As the best matching reference macro block might be located everywhere in the reference image, finding the best match reference macro block is a computationally expensive task.
A way to reduce the computational effort is hierarchical motion estimation.
Hierarchical Motion Estimation is based on the following ideas:
In a first step, the source image and the reference image are downscaled by pixel merging or subsampling.
During the next step, full motion estimation is performed for the downscaled images. Because the downscaled images consist only of a few macro blocks, it is not very computation intensive to calculate matches of each source block of the downscaled source image with all reference macro blocks of the downscaled reference image and to determine a best match among these matches as well as a corresponding preliminary motion vector.
The preliminary motion vectors of all source blocks of the downscaled source image are used to predict motion vectors in the full resolution images.

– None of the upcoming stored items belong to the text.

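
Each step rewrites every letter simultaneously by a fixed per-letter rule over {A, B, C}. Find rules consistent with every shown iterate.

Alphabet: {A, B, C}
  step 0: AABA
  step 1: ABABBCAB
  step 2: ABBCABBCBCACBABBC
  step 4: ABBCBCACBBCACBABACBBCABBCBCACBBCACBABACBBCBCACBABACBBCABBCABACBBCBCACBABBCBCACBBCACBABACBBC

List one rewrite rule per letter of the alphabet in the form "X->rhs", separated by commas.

  step 1 ⇒ step 2: ABABBCAB ⇒ AB·BC·AB·BC·BC·ACB·AB·BC
    A ↦ AB
    B ↦ BC
    C ↦ ACB

A->AB, B->BC, C->ACB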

The best matching reference macro block of the full resolution reference image is then searched only in a small search region determined by help of the preliminary motion vector. Therefore, the computation effort for the calculation of the motion vectors for the full resolution images can be reduced significantly.
The approach may be further improved by determining several preliminary motion vectors based on motion vectors of spatially or temporally adjacent macro blocks.
This approach may be iterated. That is, the downscaled images may be further downscaled, first level preliminary motion vectors may be determined by help of a full search in the further downscaled images and searching for second level preliminary motion vectors in the downscaled images may be limited to search areas determined by help of the first level preliminary motion vectors. Then, the second level preliminary motion vectors are used to predict motion vectors in the full resolution images.
Though being fast, hierarchical motion estimation requires large bandwidth. The bandwidth has to be even larger if the underlying storage medium carrying the reference image has a macro block aligned storage organization.
The macro block aligned storage organization has the advantage of direct and therefore fast access to reference macro blocks at regular positions. This advantage comes along with the drawback that macro blocks at positions other than the regular positions are not directly accessible. Reconstruction of a non-regularly positioned macro block requires retrieval of up to four regularly positioned macro blocks intersecting the non-regularly positioned macro block and composition of the non-regularly positioned macro block from sections of the regularly positioned macro blocks.
Thus, it is desirable to present an image stream generating method which is fast and requires less band width.